Up Mount Gower with no survival instinct

Let’s start with some statistics. The walk up Mt Gower is one of the top ten day-walks in the world; it is about 14km long and takes you from sea-level to 850m high. Much of the ‘walk’ involves pulling yourself up almost vertical inclines with ropes, the bits in between involve staggering along a barely cleared track. This is not a walk for the faint-hearted or those with a finely homed survival instinct.

The walk starts by lulling you into a false sense of security with a stroll along the beach. But son you are dragging yourself up the cliff-side on ropes. At 7:30am, fresh and rested this doesn’t seem so tough, although there’s a lurking taught that coming back down seven hours later might be a tad harder.

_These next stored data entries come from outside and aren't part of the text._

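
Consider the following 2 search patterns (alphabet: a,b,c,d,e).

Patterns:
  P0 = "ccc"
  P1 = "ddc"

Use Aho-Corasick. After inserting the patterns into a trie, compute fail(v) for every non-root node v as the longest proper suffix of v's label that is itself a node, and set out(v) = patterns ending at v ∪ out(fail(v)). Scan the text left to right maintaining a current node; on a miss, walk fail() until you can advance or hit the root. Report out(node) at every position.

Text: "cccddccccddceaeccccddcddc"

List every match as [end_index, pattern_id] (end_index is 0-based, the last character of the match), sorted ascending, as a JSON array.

Build automaton:
Trie nodes:
  0='ε' goto c→1 d→4
  1='c' goto c→2
  2='cc' goto c→3
  3='ccc' goto ·  [P0 ends]
  4='d' goto d→5
  5='dd' goto c→6
  6='ddc' goto ·  [P1 ends]

Failure links (BFS by depth):
  n1('c'): parent n0 fail=0; on 'c' 0 → fail=0;  out ∅∪∅=∅
  n4('d'): parent n0 fail=0; on 'd' 0 → fail=0;  out ∅∪∅=∅
  n2('cc'): parent n1 fail=0; on 'c' 0 → fail=1;  out ∅∪∅=∅
  n5('dd'): parent n4 fail=0; on 'd' 0 → fail=4;  out ∅∪∅=∅
  n3('ccc'): parent n2 fail=1; on 'c' 1 → fail=2;  out {0}∪∅={0}
  n6('ddc'): parent n5 fail=4; on 'c' 4→0 → fail=1;  out {1}∪∅={1}

Run:
pos 0 'c': at 1
pos 1 'c': at 2
pos 2 'c': at 3  emit P0@[0:2]
pos 3 'd': at 4 (fail-walked)
pos 4 'd': at 5
pos 5 'c': at 6  emit P1@[3:5]
pos 6 'c': at 2 (fail-walked)
pos 7 'c': at 3  emit P0@[5:7]
pos 8 'c': at 3 (fail-walked)  emit P0@[6:8]
pos 9 'd': at 4 (fail-walked)
pos 10 'd': at 5
pos 11 'c': at 6  emit P1@[9:11]
pos 12 'e': at 0 (fail-walked)
pos 13 'a': at 0
pos 14 'e': at 0
pos 15 'c': at 1
pos 16 'c': at 2
pos 17 'c': at 3  emit P0@[15:17]
pos 18 'c': at 3 (fail-walked)  emit P0@[16:18]
pos 19 'd': at 4 (fail-walked)
pos 20 'd': at 5
pos 21 'c': at 6  emit P1@[19:21]
pos 22 'd': at 4 (fail-walked)
pos 23 'd': at 5
pos 24 'c': at 6  emit P1@[22:24]

All matches (sorted): [[2,0],[5,1],[7,0],[8,0],[11,1],[17,0],[18,0],[21,1],[24,1]]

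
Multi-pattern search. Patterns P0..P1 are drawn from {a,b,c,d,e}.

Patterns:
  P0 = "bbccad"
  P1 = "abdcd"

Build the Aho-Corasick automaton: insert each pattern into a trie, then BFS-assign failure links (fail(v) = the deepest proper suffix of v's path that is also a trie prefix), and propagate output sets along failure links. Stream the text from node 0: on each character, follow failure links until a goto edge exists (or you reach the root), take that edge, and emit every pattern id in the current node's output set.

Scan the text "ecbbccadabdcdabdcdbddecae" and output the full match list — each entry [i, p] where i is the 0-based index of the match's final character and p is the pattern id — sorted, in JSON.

Build:
Trie (insert patterns):
  0='ε' goto a→7 b→1
  1='b' goto b→2
  2='bb' goto c→3
  3='bbc' goto c→4
  4='bbcc' goto a→5
  5='bbcca' goto d→6
  6='bbccad' goto ·  ←P0
  7='a' goto b→8
  8='ab' goto d→9
  9='abd' goto c→10
  10='abdc' goto d→11
  11='abdcd' goto ·  ←P1

BFS fail/out derivation:
  n1('b'): parent n0 fail=0; on 'b' 0 → fail=0;  out ∅∪∅=∅
  n7('a'): parent n0 fail=0; on 'a' 0 → fail=0;  out ∅∪∅=∅
  n2('bb'): parent n1 fail=0; on 'b' 0 → fail=1;  out ∅∪∅=∅
  n8('ab'): parent n7 fail=0; on 'b' 0 → fail=1;  out ∅∪∅=∅
  n3('bbc'): parent n2 fail=1; on 'c' 1→0 → fail=0;  out ∅∪∅=∅
  n9('abd'): parent n8 fail=1; on 'd' 1→0 → fail=0;  out ∅∪∅=∅
  n4('bbcc'): parent n3 fail=0; on 'c' 0 → fail=0;  out ∅∪∅=∅
  n10('abdc'): parent n9 fail=0; on 'c' 0 → fail=0;  out ∅∪∅=∅
  n5('bbcca'): parent n4 fail=0; on 'a' 0 → fail=7;  out ∅∪∅=∅
  n11('abdcd'): parent n10 fail=0; on 'd' 0 → fail=0;  out {1}∪∅={1}
  n6('bbccad'): parent n5 fail=7; on 'd' 7→0 → fail=0;  out {0}∪∅={0}

Scan:
i=0 'e': node 0→0
i=1 'c': node 0→0
i=2 'b': node 0→1
i=3 'b': node 1→2
i=4 'c': node 2→3
i=5 'c': node 3→4
i=6 'a': node 4→5
i=7 'd': node 5→6  emit P0@[2:7]
i=8 'a': node 6→7 (fail-walked)
i=9 'b': node 7→8
i=10 'd': node 8→9
i=11 'c': node 9→10
i=12 'd': node 10→11  emit P1@[8:12]
i=13 'a': node 11→7 (fail-walked)
i=14 'b': node 7→8
i=15 'd': node 8→9
i=16 'c': node 9→10
i=17 'd': node 10→11  emit P1@[13:17]
i=18 'b': node 11→1 (fail-walked)
i=19 'd': node 1→0 (fail-walked)
i=20 'd': node 0→0
i=21 'e': node 0→0
i=22 'c': node 0→0
i=23 'a': node 0→7
i=24 'e': node 7→0 (fail-walked)

Matches: [[7,0],[12,1],[17,1]]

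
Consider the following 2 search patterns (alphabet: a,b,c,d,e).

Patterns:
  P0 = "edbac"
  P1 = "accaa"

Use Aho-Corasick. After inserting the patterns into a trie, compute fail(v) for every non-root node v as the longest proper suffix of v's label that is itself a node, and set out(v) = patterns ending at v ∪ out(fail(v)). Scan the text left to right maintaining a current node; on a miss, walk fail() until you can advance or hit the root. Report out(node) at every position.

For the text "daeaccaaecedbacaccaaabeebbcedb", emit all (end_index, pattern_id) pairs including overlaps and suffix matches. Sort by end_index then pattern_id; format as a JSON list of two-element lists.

Build:
Trie (insert patterns):
  n0 'ε': a→6 e→1
  n1 'e': d→2
  n2 'ed': b→3
  n3 'edb': a→4
  n4 'edba': c→5
  n5 'edbac': ·  ←P0
  n6 'a': c→7
  n7 'ac': c→8
  n8 'acc': a→9
  n9 'acca': a→10
  n10 'accaa': ·  ←P1

BFS fail/out derivation:
  fail(1) 'e': from fail(0)=0 chase 'e': 0 ⇒ 0;  out=∅∪out(0)=∅
  fail(6) 'a': from fail(0)=0 chase 'a': 0 ⇒ 0;  out=∅∪out(0)=∅
  fail(2) 'ed': from fail(1)=0 chase 'd': 0 ⇒ 0;  out=∅∪out(0)=∅
  fail(7) 'ac': from fail(6)=0 chase 'c': 0 ⇒ 0;  out=∅∪out(0)=∅
  fail(3) 'edb': from fail(2)=0 chase 'b': 0 ⇒ 0;  out=∅∪out(0)=∅
  fail(8) 'acc': from fail(7)=0 chase 'c': 0 ⇒ 0;  out=∅∪out(0)=∅
  fail(4) 'edba': from fail(3)=0 chase 'a': 0 ⇒ 6;  out=∅∪out(6)=∅
  fail(9) 'acca': from fail(8)=0 chase 'a': 0 ⇒ 6;  out=∅∪out(6)=∅
  fail(5) 'edbac': from fail(4)=6 chase 'c': 6 ⇒ 7;  out={0}∪out(7)={0}
  fail(10) 'accaa': from fail(9)=6 chase 'a': 6→0 ⇒ 6;  out={1}∪out(6)={1}

Text stream:
[0] read 'd'  n0⇒n0
[1] read 'a'  n0⇒n6
[2] read 'e'  n6⇒n1 (via fail)
[3] read 'a'  n1⇒n6 (via fail)
[4] read 'c'  n6⇒n7
[5] read 'c'  n7⇒n8
[6] read 'a'  n8⇒n9
[7] read 'a'  n9⇒n10  → match P1@[3:7]
[8] read 'e'  n10⇒n1 (via fail)
[9] read 'c'  n1⇒n0 (via fail)
[10] read 'e'  n0⇒n1
[11] read 'd'  n1⇒n2
[12] read 'b'  n2⇒n3
[13] read 'a'  n3⇒n4
[14] read 'c'  n4⇒n5  → match P0@[10:14]
[15] read 'a'  n5⇒n6 (via fail)
[16] read 'c'  n6⇒n7
[17] read 'c'  n7⇒n8
[18] read 'a'  n8⇒n9
[19] read 'a'  n9⇒n10  → match P1@[15:19]
[20] read 'a'  n10⇒n6 (via fail)
[21] read 'b'  n6⇒n0 (via fail)
[22] read 'e'  n0⇒n1
[23] read 'e'  n1⇒n1 (via fail)
[24] read 'b'  n1⇒n0 (via fail)
[25] read 'b'  n0⇒n0
[26] read 'c'  n0⇒n0
[27] read 'e'  n0⇒n1
[28] read 'd'  n1⇒n2
[29] read 'b'  n2⇒n3

Matches: [[7,1],[14,0],[19,1]]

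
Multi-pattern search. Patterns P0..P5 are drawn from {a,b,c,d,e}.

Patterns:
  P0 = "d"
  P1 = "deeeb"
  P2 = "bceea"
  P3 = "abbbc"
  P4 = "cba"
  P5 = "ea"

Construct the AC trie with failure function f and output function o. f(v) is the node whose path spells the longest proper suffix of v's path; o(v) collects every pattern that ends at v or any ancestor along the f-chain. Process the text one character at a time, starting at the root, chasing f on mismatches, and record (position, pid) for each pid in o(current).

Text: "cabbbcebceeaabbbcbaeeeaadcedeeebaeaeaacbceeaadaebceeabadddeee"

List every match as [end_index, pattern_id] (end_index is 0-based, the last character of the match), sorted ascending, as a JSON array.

Construct AC machine:
Trie nodes:
  n0 'ε': a→11 b→6 c→16 d→1 e→19
  n1 'd': e→2  [P0 ends]
  n2 'de': e→3
  n3 'dee': e→4
  n4 'deee': b→5
  n5 'deeeb': ·  [P1 ends]
  n6 'b': c→7
  n7 'bc': e→8
  n8 'bce': e→9
  n9 'bcee': a→10
  n10 'bceea': ·  [P2 ends]
  n11 'a': b→12
  n12 'ab': b→13
  n13 'abb': b→14
  n14 'abbb': c→15
  n15 'abbbc': ·  [P3 ends]
  n16 'c': b→17
  n17 'cb': a→18
  n18 'cba': ·  [P4 ends]
  n19 'e': a→20
  n20 'ea': ·  [P5 ends]

Failure links (BFS by depth):
  fail(1) 'd': from fail(0)=0 chase 'd': 0 ⇒ 0;  out={0}∪out(0)={0}
  fail(6) 'b': from fail(0)=0 chase 'b': 0 ⇒ 0;  out=∅∪out(0)=∅
  fail(11) 'a': from fail(0)=0 chase 'a': 0 ⇒ 0;  out=∅∪out(0)=∅
  fail(16) 'c': from fail(0)=0 chase 'c': 0 ⇒ 0;  out=∅∪out(0)=∅
  fail(19) 'e': from fail(0)=0 chase 'e': 0 ⇒ 0;  out=∅∪out(0)=∅
  fail(2) 'de': from fail(1)=0 chase 'e': 0 ⇒ 19;  out=∅∪out(19)=∅
  fail(7) 'bc': from fail(6)=0 chase 'c': 0 ⇒ 16;  out=∅∪out(16)=∅
  fail(12) 'ab': from fail(11)=0 chase 'b': 0 ⇒ 6;  out=∅∪out(6)=∅
  fail(17) 'cb': from fail(16)=0 chase 'b': 0 ⇒ 6;  out=∅∪out(6)=∅
  fail(20) 'ea': from fail(19)=0 chase 'a': 0 ⇒ 11;  out={5}∪out(11)={5}
  fail(3) 'dee': from fail(2)=19 chase 'e': 19→0 ⇒ 19;  out=∅∪out(19)=∅
  fail(8) 'bce': from fail(7)=16 chase 'e': 16→0 ⇒ 19;  out=∅∪out(19)=∅
  fail(13) 'abb': from fail(12)=6 chase 'b': 6→0 ⇒ 6;  out=∅∪out(6)=∅
  fail(18) 'cba': from fail(17)=6 chase 'a': 6→0 ⇒ 11;  out={4}∪out(11)={4}
  fail(4) 'deee': from fail(3)=19 chase 'e': 19→0 ⇒ 19;  out=∅∪out(19)=∅
  fail(9) 'bcee': from fail(8)=19 chase 'e': 19→0 ⇒ 19;  out=∅∪out(19)=∅
  fail(14) 'abbb': from fail(13)=6 chase 'b': 6→0 ⇒ 6;  out=∅∪out(6)=∅
  fail(5) 'deeeb': from fail(4)=19 chase 'b': 19→0 ⇒ 6;  out={1}∪out(6)={1}
  fail(10) 'bceea': from fail(9)=19 chase 'a': 19 ⇒ 20;  out={2}∪out(20)={2,5}
  fail(15) 'abbbc': from fail(14)=6 chase 'c': 6 ⇒ 7;  out={3}∪out(7)={3}

Text stream:
i=0 'c': node 0→16
i=1 'a': node 16→11 (via fail)
i=2 'b': node 11→12
i=3 'b': node 12→13
i=4 'b': node 13→14
i=5 'c': node 14→15  ** P3@[1:5]
i=6 'e': node 15→8 (via fail)
i=7 'b': node 8→6 (via fail)
i=8 'c': node 6→7
i=9 'e': node 7→8
i=10 'e': node 8→9
i=11 'a': node 9→10  ** P2@[7:11],P5@[10:11]
i=12 'a': node 10→11 (via fail)
i=13 'b': node 11→12
i=14 'b': node 12→13
i=15 'b': node 13→14
i=16 'c': node 14→15  ** P3@[12:16]
i=17 'b': node 15→17 (via fail)
i=18 'a': node 17→18  ** P4@[16:18]
i=19 'e': node 18→19 (via fail)
i=20 'e': node 19→19 (via fail)
i=21 'e': node 19→19 (via fail)
i=22 'a': node 19→20  ** P5@[21:22]
i=23 'a': node 20→11 (via fail)
i=24 'd': node 11→1 (via fail)  ** P0@[24:24]
i=25 'c': node 1→16 (via fail)
i=26 'e': node 16→19 (via fail)
i=27 'd': node 19→1 (via fail)  ** P0@[27:27]
i=28 'e': node 1→2
i=29 'e': node 2→3
i=30 'e': node 3→4
i=31 'b': node 4→5  ** P1@[27:31]
i=32 'a': node 5→11 (via fail)
i=33 'e': node 11→19 (via fail)
i=34 'a': node 19→20  ** P5@[33:34]
i=35 'e': node 20→19 (via fail)
i=36 'a': node 19→20  ** P5@[35:36]
i=37 'a': node 20→11 (via fail)
i=38 'c': node 11→16 (via fail)
i=39 'b': node 16→17
i=40 'c': node 17→7 (via fail)
i=41 'e': node 7→8
i=42 'e': node 8→9
i=43 'a': node 9→10  ** P2@[39:43],P5@[42:43]
i=44 'a': node 10→11 (via fail)
i=45 'd': node 11→1 (via fail)  ** P0@[45:45]
i=46 'a': node 1→11 (via fail)
i=47 'e': node 11→19 (via fail)
i=48 'b': node 19→6 (via fail)
i=49 'c': node 6→7
i=50 'e': node 7→8
i=51 'e': node 8→9
i=52 'a': node 9→10  ** P2@[48:52],P5@[51:52]
i=53 'b': node 10→12 (via fail)
i=54 'a': node 12→11 (via fail)
i=55 'd': node 11→1 (via fail)  ** P0@[55:55]
i=56 'd': node 1→1 (via fail)  ** P0@[56:56]
i=57 'd': node 1→1 (via fail)  ** P0@[57:57]
i=58 'e': node 1→2
i=59 'e': node 2→3
i=60 'e': node 3→4

All matches (sorted): [[5,3],[11,2],[11,5],[16,3],[18,4],[22,5],[24,0],[27,0],[31,1],[34,5],[36,5],[43,2],[43,5],[45,0],[52,2],[52,5],[55,0],[56,0],[57,0]]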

You quickly gain about 100m of hight, and then the real fun starts. The only way to get to My Gower is to skirt the cliffs of Mt Lidgbird. So there is a ledge that runs for a few hundred meters along the cliff, it’s generally between 30 cm and a meter wide, and there is nothing beneath you but the sea a long way down. The ledge isn’t even flat, you have to clamber over boulders and obstructions as it undulates along the cliff. The is a rope to hold onto but the kids can’t reach it for most of it’s length. It was a truly teeth-clenching time and  we were so proud of the way the boys, and Callum in particular, handled it.

After the cliff there are several hours of clambering upwards, sometime on a rough track, often pulling yourself up rocky faces. The scenery was absolutely stunning and made the effort entirely worthwhile. The views of the Island, the surrounding Ocean, and Ball’s Pyramid were amazing. The palms and trees kept changing as we proceeded upwards moving from almost tropical finally through to a moss-shrouded mist forest.

We were accompanied most of the way by petrels, which displayed the lack of survival instinct that had made so many of their colleagues on the Island extinct. A few ululating calls and they would swoop in to visit, crashing through the undergrowth to say hello. They were tame enough to be happily picked up which was astonishing. We really appreciated suddenly how easy it was for the mariners who found the islands to hunt so many birds to extinction.

Coming back down from the summit was genuinely very scary. It’s always harder coming down ropes, but add in quivering legs and general tiredness and I repeatedly questioned our wisdom in doing it.

Eventually we staggered out onto the beach all safe and sound but exhausted. Declan, paraphrasing something we saw recently summed it up with “I went up a boy, and came down a MOUNTAIN MAN!.”